As someone said, the FDIC has sort of an impossible job in a world in which retail deposits are what fuels speculation at brokerages and investment banks, and this by Treasury mandate nonetheless…
Blissex – yes – FDIC is much less useful without Glass-Steagall.
We had a very mini version of this disaster in the 70s in the UK. Small deposit taking banks were speculating in equity and property. It ended in the "secondary banking crisis" with a brutal property crash (peak to trough was 75% as I happen to know since my parents managed to time their house move to coincide with it). The BoE intervened ah-hoc with big capital injection to rescue Slater-Walker (and others? can't remember) and avert a wider banking collapse. NatWest, one of the precursors of RBS was right on the brink later on in the crisis – plus ca change. For some reason we didn't conclude that having banks do that sort of thing was a bad idea.
Richard,
Foreclosures profitable even at 40% market value decline?
Yes, but for who? Saavy real estate investors who buy them, definitely.
Upkeep, property taxes, insurance etc. on REOs can cost more than selling them cheap. Assume there's a nice loss write off to be had doing this too. Many of these loans were insured so if no one hollers fraud, there's an insurance payout. The big players
already made their killing betting these mortgages would default with credit default swaps.

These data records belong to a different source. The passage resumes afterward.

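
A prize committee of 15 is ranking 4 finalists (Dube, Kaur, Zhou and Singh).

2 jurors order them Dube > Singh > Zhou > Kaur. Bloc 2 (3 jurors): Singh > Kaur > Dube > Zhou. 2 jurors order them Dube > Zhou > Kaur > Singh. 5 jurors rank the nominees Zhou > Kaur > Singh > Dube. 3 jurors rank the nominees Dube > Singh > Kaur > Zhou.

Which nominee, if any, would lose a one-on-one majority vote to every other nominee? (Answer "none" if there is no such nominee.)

Pairwise majorities:
Dube vs Kaur: 2+2+3 = 7 for Dube, 8 for Kaur — Kaur by 8–7.
Dube vs Zhou: Dube is ranked higher on 2+3+2+3 = 10 ballots, Zhou on 5. Dube wins 10–5.
Dube vs Singh: Dube is ranked higher on 2+2+3 = 7 ballots, Singh on 8. Singh wins 8–7.
Kaur vs Zhou: 3+3 = 6 for Kaur, 9 for Zhou — Zhou by 9–6.
Kaur vs Singh: Singh, 8–7.
Zhou vs Singh: Zhou is ranked higher on 2+5 = 7 ballots, Singh on 8. Singh wins 8–7.
No nominee is winless: Dube beats Zhou; Kaur beats Dube; Zhou beats Kaur; Singh beats Dube. There is no Condorcet loser.

none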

Mortgage servicers made out very well too, particularly with default servicing at a higher pay rate than servicing performing loans, not to mention all their bogus fees. Losers are homeowner victims of mortgage servicing fraud and investors who got sold a bill of goods rife with fraud.
Thanks for the review. I think the principal deep causes are known: the paper economy with its securitization, deregulation, capture, massive fraud, moral hazard, and redistribution of wealth to the richest 1%.